Pero sí se debería pedir perdón, y no por cuestiones de oportunidad política o mero trámite nacional-democrático. El Estado debería pedir también perdón por todos los crímenes de intencionalidad política cometidos en su nombre o directamente. Se debería, pues, pedir sincero perdón. Todos deberíamos pedir perdón, estén las víctimas donde estén, se cuente desde 1978, desde 1959, desde 1936, desde 1923, desde 1872, desde 1839 o desde 1714. Unos y otros deberemos pedir el perdón de la reconciliación en los valores democráticos de democracia real, pero no es de recibo que se exija pedir perdón a unos y a otros no. ¿En qué nombre? ¿En el nombre de los torturados que durante treinta años llevan denunciando organizaciones lejos de toda contaminación ideológica como Amnesty International? ¿En el nombre de los torturadores que nunca han sido condenados? ¿En el nombre de los asesinados por funcionarios del Estado, por los GAL y diversos batallones paramilitares, todos ellos hace mucho tiempo gozando de libertad? ¿En el nombre de los encarcelados políticos como Arnaldo Otegi y las decenas de procesos absurdos que han mantenido en prisión a personas de ideologías contrarias a la España nacional? ¿En el nombre del ensañamiento y la venganza paranoica contra los presos de ETA, reformando las leyes para alargar sus penas una y otra vez o persiguiéndoles por toda la faz de la tierra tras el cumplimiento de la pena?

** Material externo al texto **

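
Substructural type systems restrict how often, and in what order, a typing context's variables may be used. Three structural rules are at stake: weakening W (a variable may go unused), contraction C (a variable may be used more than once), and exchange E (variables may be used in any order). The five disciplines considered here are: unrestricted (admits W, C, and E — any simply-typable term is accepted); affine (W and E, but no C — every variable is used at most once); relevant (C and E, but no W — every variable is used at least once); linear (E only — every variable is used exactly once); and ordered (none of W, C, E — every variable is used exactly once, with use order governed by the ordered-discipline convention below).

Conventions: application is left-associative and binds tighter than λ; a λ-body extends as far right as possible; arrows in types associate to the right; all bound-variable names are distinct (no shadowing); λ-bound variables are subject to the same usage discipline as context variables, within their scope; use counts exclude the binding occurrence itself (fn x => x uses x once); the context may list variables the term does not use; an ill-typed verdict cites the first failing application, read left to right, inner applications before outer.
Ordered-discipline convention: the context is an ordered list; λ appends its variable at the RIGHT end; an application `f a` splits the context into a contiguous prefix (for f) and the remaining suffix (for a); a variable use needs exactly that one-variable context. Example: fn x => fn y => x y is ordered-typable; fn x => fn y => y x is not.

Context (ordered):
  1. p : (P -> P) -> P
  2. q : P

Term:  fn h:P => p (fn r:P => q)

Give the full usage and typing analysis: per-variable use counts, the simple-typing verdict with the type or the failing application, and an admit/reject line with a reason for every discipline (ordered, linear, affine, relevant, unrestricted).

usage: p: 1, q: 1, h (λ-bound): 0, r (λ-bound): 0
order of uses: p, q
typing: well-typed — term : P -> P
ordered ✗ (h, r left unused)
linear ✗ (h, r left unused)
affine ✓ (at most one use each (p, q, h, r))
relevant ✗ (h, r left unused)
unrestricted ✓ (typability at P -> P is all that's needed)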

Pero perdón, siempre perdón, a pesar de los pesares y también y principalmente a todos los familiares de las víctimas y a ellas mismas cuando estén vivas. Perdón a todos aquellos que actuaron en el desempeño de sus funciones, convencidos de su buena fe o de la rectitud de su causa que a buen seguro lo eran la mayoría, en los dos bandos.

Y a los crímenes abyectos de los dos lados, como el atentado de Hipercor o el torturar hasta la muerte para ser enterrados en cal viva, memoria histórica como recordatorio de que lo innegociable es la vida y la integridad humana. Y es que el perdón no sale de ningún acto y no necesita protocolo, ni declaración alguna. Sale de dentro hacia afuera y se manifiesta en el comportamiento diario, lejos de la insidia, de la razón exclusiva y del rencor.

La violencia de cualquier tipo causada por motivos políticos debería repugnar a la razón humana. En toda guerra están las víctimas colaterales, en esta que nos atañe también. La consideración de su probada inocencia debería extenderse a todos porque en su raíz la violencia victimaria de motivación política es irracionalmente ciega y absurda. Esa consideración es el mayor perdón que nos podríamos dar todos.